Tuesday, July 24, 2007

Reject Dissidents by Vodafone

Vodafone Group Plc investors backed company executives and rejected a plan by a money manager to spin off Vodafone's stake in Verizon Wireless and sell bonds to return cash to shareholders.

The four proposals made by Efficient Capital Structures were all rejected by more than 90 percent of shareholders at the company's annual meeting at the Queen Elizabeth II Conference Centre in London today. Newbury, England-based Vodafone, the world's biggest mobile-phone company, had opposed the plans.

The votes lend support to Vodafone Chief Executive Officer Arun Sarin, who last year faced opposition from investors representing 9.5 percent of shares voted. Sarin's focus on emerging markets, with acquisitions in India and Turkey, as well as cost cuts in developed countries helped Vodafone increase subscribers last quarter by 4.1 percent.

``It's good that management is under scrutiny,'' Philippe Kiewiet de Jonge, who holds Vodafone shares in a $150 million telecommunications fund at ABN Amro Asset Management, said before voting results were released. Efficient Capital is ``getting ahead of themselves. They are asking for too much.''

Vodafone shares fell 2.4 pence, or 1.5 percent, to 158.2 pence at 2:56 p.m. in London. The shares have risen 14 percent this year, making them the second-best performers in the 20- member Bloomberg Europe Telecommunication Service Index.

Different Views

``There is a complete coincidence of interest between ECS and the board,'' Vodafone Chairman John Bond told reporters after the meeting. ``We both want the stake to maximize the value for our shareholders. The differences of view are on the method.''

Efficient Capital, which holds about 200,000 Vodafone shares, last month proposed four resolutions it said would add 17 billion pounds ($35 billion) to 38 billion pounds of value.

The firm, which is backed by former Marconi Plc executive John Mayo, asked investors to vote to spin off Vodafone's 45 percent stake in U.S. mobile-phone carrier Verizon Wireless and to sell bonds. New York-based Verizon Communications Inc. owns the remaining 55 percent.

At the meeting, 93.2 percent of shareholders voted against spinning off the stake in Verizon Wireless, and 94.8 percent rejected a proposal to sell bonds.

ABN's Kiewiet de Jonge said Vodafone probably wants to hold onto the Verizon stake because the company expects a few more years of growth at the wireless carrier.

`Performing Well'

``I'm not sure asking Vodafone to sell Verizon is a good idea,'' he said. ``Verizon Wireless is still performing well.''

Sarin told reporters that Verizon Wireless's revenue and profits are ``still growing solid double digits''

``We're comfortable that we have a reasonable window where we can maximize the value,'' Sarin said today.

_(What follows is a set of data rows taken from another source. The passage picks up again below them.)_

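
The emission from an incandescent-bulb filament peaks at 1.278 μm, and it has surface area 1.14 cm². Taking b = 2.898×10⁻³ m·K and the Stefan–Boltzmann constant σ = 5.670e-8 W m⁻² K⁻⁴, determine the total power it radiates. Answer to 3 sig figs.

P ≈ 171 W

Wien's law: T = b/λ_max = 2.898×10⁻³/1.278×10⁻⁶ = 2267.61 K.
Area A = 1.14 cm² = 1.14×10⁻⁴ m².
Then P = σAT⁴ = 5.670×10⁻⁸×1.14×10⁻⁴×(2267.61)⁴ = 171 W.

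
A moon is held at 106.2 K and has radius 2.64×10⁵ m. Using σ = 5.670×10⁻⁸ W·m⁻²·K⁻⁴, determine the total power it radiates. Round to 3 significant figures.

Surface area A = 4πR² = 4π(2.64×10⁵ m)² = 8.75826×10¹¹ m².
P = σAT⁴ = 5.670×10⁻⁸ × 8.75826×10¹¹ × (106.2)⁴ = 6.32×10¹² W.

P ≈ 6.32×10¹² W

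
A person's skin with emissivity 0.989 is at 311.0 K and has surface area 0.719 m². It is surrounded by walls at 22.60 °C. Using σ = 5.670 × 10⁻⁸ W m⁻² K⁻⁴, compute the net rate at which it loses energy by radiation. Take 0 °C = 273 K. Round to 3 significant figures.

Surroundings: T = 22.60 °C + 273 = 295.60 K.
Area A = 0.719 m².
Net radiated power P_net = εσA(T⁴ − T₀⁴) = 0.989×5.670×10⁻⁸×0.719×(311.0⁴ − 295.60⁴).
T⁴ − T₀⁴ = 9.35495×10⁹ − 7.63515×10⁹ = 1.71980×10⁹ K⁴, so P_net = 69.3 W.

Net loss ≈ 69.3 W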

Efficient Capital Chairman Glenn Cooper, who said he met with 65 investors about the resolutions, said the efforts were a victory.

``We weren't really in the business of getting votes,'' Cooper said in an interview after the meeting. ``What we wanted to do is force change at Vodafone. The position on the Verizon Wireless stake will be dealt with over the next few months.'' He declined to explain how it will be dealt with or elaborate.

Efficient Capital's resolutions on the spinoff and bond sale required 50 percent support to be passed. The firm also put forward two special resolutions, which required 75 percent approval to be passed. One would have given shareholders the right to direct the board by means of an ordinary resolution. The other would have limited the company's ability to make acquisitions.

Company Rejection

Vodafone rejected all of Efficient Capital's proposals, saying they would undermine the company's ability to maximize the value in Verizon and to invest in the business.

Efficient Capital is owned by a group of investors including Mayo, Cooper and Rupert Darwall. Mayo's Beehive Capital LLP is a shareholder in Efficient Capital.

In April 2006, Sarin reorganized Vodafone into three units covering Europe, emerging markets and new technology. Sarin, 52, outlined a five-point strategy about two months later to reduce costs and increase growth.

As part of that strategy, Vodafone bought Turkey's Telsim Mobil Telekomunikasyon Hizmetleri AS for $4.55 billion in 2006 and bought a stake in India's Hutchison Essar Ltd. for $10.7 billion in May. The company added 3.3 million new subscribers in India and Turkey in the quarter ended in June.

In total, Vodafone added 9.1 million subscribers in the quarter, bringing the total to 232 million.